Perhaps the most amazing aspect of Mission of Burma's return is the seamless fashion with which the trio (along with new tape manipulator/sound engineer Bob Weston of Shellac) has picked up the thread of their legend without a hitch.

"It feels pretty similar, it's just a continuation," Miller says. "It really doesn't seem any different at all. When we were starting to play again in late 2001/early 2002, we had a number of rehearsals so we could remember the songs. At a certain point, on 'Fame and Fortune,' as an example, we'd go, 'Oh, right, this is how it was,' and it was just like it was in April 1983, and we were locked back in. But I think the band has developed, so even if we had kept going in 1983, by the time we would have gotten to 1986, which let's say is the equivalent of The Obliterati, we would have been a different band from the 1982 band that recorded Vs. It's that kind of difference, no other quantum difference. It's just like a growth difference."

Much of that difference shows in Burma's live performances, clearly Miller's favorite part of the whole musical landscape.
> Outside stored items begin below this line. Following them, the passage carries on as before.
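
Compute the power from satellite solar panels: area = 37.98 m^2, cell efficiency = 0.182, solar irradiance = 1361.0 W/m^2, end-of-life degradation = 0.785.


P = area * eta * S * degradation
P = 37.98 * 0.182 * 1361.0 * 0.785
P = 7385.0617 W

7385.0617 W


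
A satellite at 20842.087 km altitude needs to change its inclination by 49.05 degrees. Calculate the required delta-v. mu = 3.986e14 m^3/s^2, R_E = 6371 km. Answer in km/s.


r = 27213.0870 km = 2.7213087e+07 m
V = sqrt(mu/r) = 3827.1875 m/s
di = 49.05 deg = 0.856084 rad
dV = 2*V*sin(di/2) = 2*3827.1875*sin(0.428042)
dV = 3177.2564 m/s = 3.1773 km/s

3.1773 km/s


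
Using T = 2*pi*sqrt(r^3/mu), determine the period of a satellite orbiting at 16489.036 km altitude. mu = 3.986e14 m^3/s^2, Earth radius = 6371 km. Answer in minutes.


r = 22860.0360 km = 2.2860036e+07 m
T = 2*pi*sqrt(r^3/mu) = 2*pi*sqrt(1.1946226e+22 / 3.986e14)
T = 34397.4768 s = 573.2913 min

573.2913 minutes


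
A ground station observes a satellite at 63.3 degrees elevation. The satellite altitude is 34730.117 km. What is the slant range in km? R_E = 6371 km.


h = 34730.117 km, el = 63.3 deg
d = -R_E*sin(el) + sqrt((R_E*sin(el))^2 + 2*R_E*h + h^2)
d = -6371.0000*sin(1.1048) + sqrt((6371.0000*0.8933714)^2 + 2*6371.0000*34730.117 + 34730.117^2)
d = 35309.6391 km

35309.6391 km


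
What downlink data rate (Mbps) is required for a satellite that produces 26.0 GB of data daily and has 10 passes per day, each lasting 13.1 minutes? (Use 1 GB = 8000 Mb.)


total contact time = 10 * 13.1 * 60 = 7860.0000 s
data = 26.0 GB = 208000.0000 Mb
rate = 208000.0000 / 7860.0000 = 26.4631 Mbps

26.4631 Mbps


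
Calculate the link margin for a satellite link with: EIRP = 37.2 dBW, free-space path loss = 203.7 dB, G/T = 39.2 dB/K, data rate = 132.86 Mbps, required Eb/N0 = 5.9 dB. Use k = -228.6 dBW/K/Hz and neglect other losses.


C/N0 = EIRP - FSPL + G/T - k = 37.2 - 203.7 + 39.2 - (-228.6)
C/N0 = 101.3000 dB-Hz
R_b = 132.86 Mbps = 1.3286e+08 bps -> 10*log10(R_b) = 81.2339 dB-Hz
Eb/N0 = C/N0 - 10*log10(R_b) = 101.3000 - 81.2339 = 20.0661 dB
Margin = Eb/N0 - Eb/N0_req = 20.0661 - 5.9 = 14.1661 dB (link closes)

14.1661 dB


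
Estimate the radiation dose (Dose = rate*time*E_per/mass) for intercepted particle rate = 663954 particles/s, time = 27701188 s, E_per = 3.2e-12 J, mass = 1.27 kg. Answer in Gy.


Total energy deposited = rate * time * E_per
  = 663954 * 27701188 * 3.2e-12 = 58.8554 J
Dose = E_total / mass = 58.8554 / 1.27
Dose = 46.3428 Gy

46.3428 Gy


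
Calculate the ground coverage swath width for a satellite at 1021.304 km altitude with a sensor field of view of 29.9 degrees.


FOV = 29.9 deg = 0.5218534 rad
swath = 2 * alt * tan(FOV/2) = 2 * 1021.304 * tan(0.2609267)
swath = 2 * 1021.304 * 0.2670141
swath = 545.4051 km

545.4051 km


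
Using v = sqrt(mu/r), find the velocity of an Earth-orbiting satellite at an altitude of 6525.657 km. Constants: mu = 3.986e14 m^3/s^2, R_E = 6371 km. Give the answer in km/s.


r = R_E + alt = 6371.0 + 6525.657 = 12896.6570 km = 1.2896657e+07 m
v = sqrt(mu/r) = sqrt(3.986e14 / 1.2896657e+07) = 5559.4275 m/s = 5.5594 km/s

5.5594 km/s


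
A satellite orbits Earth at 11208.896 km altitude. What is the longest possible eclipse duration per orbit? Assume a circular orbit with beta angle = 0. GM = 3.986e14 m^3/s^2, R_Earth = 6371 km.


r = 17579.8960 km
T = 386.6201 min
Eclipse fraction = arcsin(R_E/r)/pi = arcsin(6371.0000/17579.8960)/pi
= arcsin(0.3624026)/pi = 0.1180435
Eclipse duration = 0.1180435 * 386.6201 = 45.6380 min

45.6380 minutes


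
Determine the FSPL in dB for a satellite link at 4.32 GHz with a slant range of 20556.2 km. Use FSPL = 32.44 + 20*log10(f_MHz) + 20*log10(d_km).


f = 4.32 GHz = 4320.0000 MHz
d = 20556.2 km
FSPL = 32.44 + 20*log10(4320.0000) + 20*log10(20556.2)
FSPL = 32.44 + 72.7097 + 86.2589
FSPL = 191.4085 dB

191.4085 dB


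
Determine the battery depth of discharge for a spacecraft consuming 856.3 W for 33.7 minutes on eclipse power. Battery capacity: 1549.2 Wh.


E_used = P * t / 60 = 856.3 * 33.7 / 60 = 480.9552 Wh
DOD = E_used / E_total * 100 = 480.9552 / 1549.2 * 100
DOD = 31.0454 %

31.0454 %


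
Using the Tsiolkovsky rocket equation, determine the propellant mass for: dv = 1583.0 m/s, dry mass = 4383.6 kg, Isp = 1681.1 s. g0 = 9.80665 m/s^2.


ve = Isp * g0 = 1681.1 * 9.80665 = 16485.959315 m/s
mass ratio = exp(dv/ve) = exp(1583.0/16485.959315) = 1.10078229
m_prop = m_dry * (mr - 1) = 4383.6 * (1.10078229 - 1)
m_prop = 441.7893 kg

441.7893 kg


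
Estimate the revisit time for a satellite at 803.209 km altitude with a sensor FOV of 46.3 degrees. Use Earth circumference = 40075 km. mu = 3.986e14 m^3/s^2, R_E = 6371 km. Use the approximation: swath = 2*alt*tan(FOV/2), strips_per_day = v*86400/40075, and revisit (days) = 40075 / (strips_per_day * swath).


swath = 2*803.209*tan(0.4040437) = 686.8529 km
v = sqrt(mu/r) = 7453.8669 m/s = 7.4539 km/s
strips/day = v*86400/40075 = 7.4539*86400/40075 = 16.0702
coverage/day = strips * swath = 16.0702 * 686.8529 = 11037.8773 km
revisit = 40075 / 11037.8773 = 3.6307 days

3.6307 days


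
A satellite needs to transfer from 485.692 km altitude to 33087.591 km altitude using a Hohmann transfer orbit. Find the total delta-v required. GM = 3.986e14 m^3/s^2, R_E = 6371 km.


r1 = 6856.6920 km = 6.856692e+06 m
r2 = 39458.5910 km = 3.9458591e+07 m
dv1 = sqrt(mu/r1)*(sqrt(2*r2/(r1+r2)) - 1) = 2328.0641 m/s
dv2 = sqrt(mu/r2)*(1 - sqrt(2*r1/(r1+r2))) = 1448.8717 m/s
total dv = |dv1| + |dv2| = 2328.0641 + 1448.8717 = 3776.9358 m/s = 3.7769 km/s

3.7769 km/s


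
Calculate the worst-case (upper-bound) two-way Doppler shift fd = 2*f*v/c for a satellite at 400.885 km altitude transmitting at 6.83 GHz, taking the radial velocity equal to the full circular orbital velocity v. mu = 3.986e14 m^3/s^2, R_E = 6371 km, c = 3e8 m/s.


r = 6.771885e+06 m
v = sqrt(mu/r) = 7672.0930 m/s (worst-case radial velocity)
f = 6.83 GHz = 6.83e+09 Hz
fd = 2*f*v/c = 2*6.83e+09*7672.0930/3.0e+08
fd = 349335.9690 Hz

349335.9690 Hz


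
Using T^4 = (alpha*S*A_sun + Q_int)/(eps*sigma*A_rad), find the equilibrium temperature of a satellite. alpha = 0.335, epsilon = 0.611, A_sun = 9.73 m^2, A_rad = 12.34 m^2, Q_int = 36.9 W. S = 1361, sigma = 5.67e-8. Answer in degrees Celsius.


Numerator = alpha*S*A_sun + Q_int = 0.335*1361*9.73 + 36.9 = 4473.1475 W
Denominator = eps*sigma*A_rad = 0.611*5.67e-8*12.34 = 4.2750326e-07 W/K^4
T^4 = 1.0463423e+10 K^4
T = 319.8294 K = 46.6794 C

46.6794 degrees Celsius


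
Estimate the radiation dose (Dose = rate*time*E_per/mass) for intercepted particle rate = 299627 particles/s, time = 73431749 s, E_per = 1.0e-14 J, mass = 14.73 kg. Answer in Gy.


Total energy deposited = rate * time * E_per
  = 299627 * 73431749 * 1.0e-14 = 0.2200213 J
Dose = E_total / mass = 0.2200213 / 14.73
Dose = 0.01493695 Gy

0.0149 Gy


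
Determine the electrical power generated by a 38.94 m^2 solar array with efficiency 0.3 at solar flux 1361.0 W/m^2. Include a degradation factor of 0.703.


P = area * eta * S * degradation
P = 38.94 * 0.3 * 1361.0 * 0.703
P = 11177.1390 W

11177.1390 W


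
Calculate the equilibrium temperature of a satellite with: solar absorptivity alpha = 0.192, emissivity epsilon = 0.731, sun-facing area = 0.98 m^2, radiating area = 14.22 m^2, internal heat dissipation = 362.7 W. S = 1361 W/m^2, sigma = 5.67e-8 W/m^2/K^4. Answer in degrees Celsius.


Numerator = alpha*S*A_sun + Q_int = 0.192*1361*0.98 + 362.7 = 618.7858 W
Denominator = eps*sigma*A_rad = 0.731*5.67e-8*14.22 = 5.8938629e-07 W/K^4
T^4 = 1.0498815e+09 K^4
T = 180.0052 K = -93.1448 C

-93.1448 degrees Celsius


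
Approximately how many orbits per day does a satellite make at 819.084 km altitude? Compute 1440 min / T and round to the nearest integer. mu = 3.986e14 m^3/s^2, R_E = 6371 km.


r = 7.190084e+06 m
T = 2*pi*sqrt(r^3/mu) = 6067.5333 s = 101.1256 min
revs/day = 1440 / 101.1256 = 14.2397
Rounded: 14 revolutions per day

14 revolutions per day


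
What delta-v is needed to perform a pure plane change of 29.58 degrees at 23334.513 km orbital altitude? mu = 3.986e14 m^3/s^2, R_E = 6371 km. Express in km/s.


r = 29705.5130 km = 2.9705513e+07 m
V = sqrt(mu/r) = 3663.1113 m/s
di = 29.58 deg = 0.5162684 rad
dV = 2*V*sin(di/2) = 2*3663.1113*sin(0.2581342)
dV = 1870.2162 m/s = 1.8702 km/s

1.8702 km/s


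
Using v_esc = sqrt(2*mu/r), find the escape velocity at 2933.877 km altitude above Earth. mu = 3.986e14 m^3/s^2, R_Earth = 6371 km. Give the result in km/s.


r = 6371.0 + 2933.877 = 9304.8770 km = 9.304877e+06 m
v_esc = sqrt(2*mu/r) = sqrt(2*3.986e14 / 9.304877e+06)
v_esc = 9256.1062 m/s = 9.2561 km/s

9.2561 km/s


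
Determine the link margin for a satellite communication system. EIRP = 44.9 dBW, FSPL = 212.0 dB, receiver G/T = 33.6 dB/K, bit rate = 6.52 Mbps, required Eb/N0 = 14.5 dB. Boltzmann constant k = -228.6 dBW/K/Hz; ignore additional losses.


C/N0 = EIRP - FSPL + G/T - k = 44.9 - 212.0 + 33.6 - (-228.6)
C/N0 = 95.1000 dB-Hz
R_b = 6.52 Mbps = 6.52e+06 bps -> 10*log10(R_b) = 68.1425 dB-Hz
Eb/N0 = C/N0 - 10*log10(R_b) = 95.1000 - 68.1425 = 26.9575 dB
Margin = Eb/N0 - Eb/N0_req = 26.9575 - 14.5 = 12.4575 dB (link closes)

12.4575 dB


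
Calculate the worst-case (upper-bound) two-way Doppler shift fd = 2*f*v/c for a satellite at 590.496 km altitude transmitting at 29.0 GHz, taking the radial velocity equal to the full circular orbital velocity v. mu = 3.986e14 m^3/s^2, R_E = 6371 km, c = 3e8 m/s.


r = 6.961496e+06 m
v = sqrt(mu/r) = 7566.8889 m/s (worst-case radial velocity)
f = 29.0 GHz = 2.9e+10 Hz
fd = 2*f*v/c = 2*2.9e+10*7566.8889/3.0e+08
fd = 1.4629319e+06 Hz

1.4629e+06 Hz


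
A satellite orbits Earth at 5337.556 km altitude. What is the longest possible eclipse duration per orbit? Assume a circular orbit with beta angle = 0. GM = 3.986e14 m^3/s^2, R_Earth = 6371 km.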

"Making the records are fun, but I don't really listen to them," he says. "A good live performance, to me, is why the band exists. We have so much diversity now, there's an ebb and flow, there's the hard rockers, there's the experimental improv pieces and this and that, combined with that peculiar, primordial surge that is Burma, and you put all these other types of music on top of it. God, I just love it. There's nothing in my life like that."



MISSION OF BURMA headlines Saturday night at Lite Brite.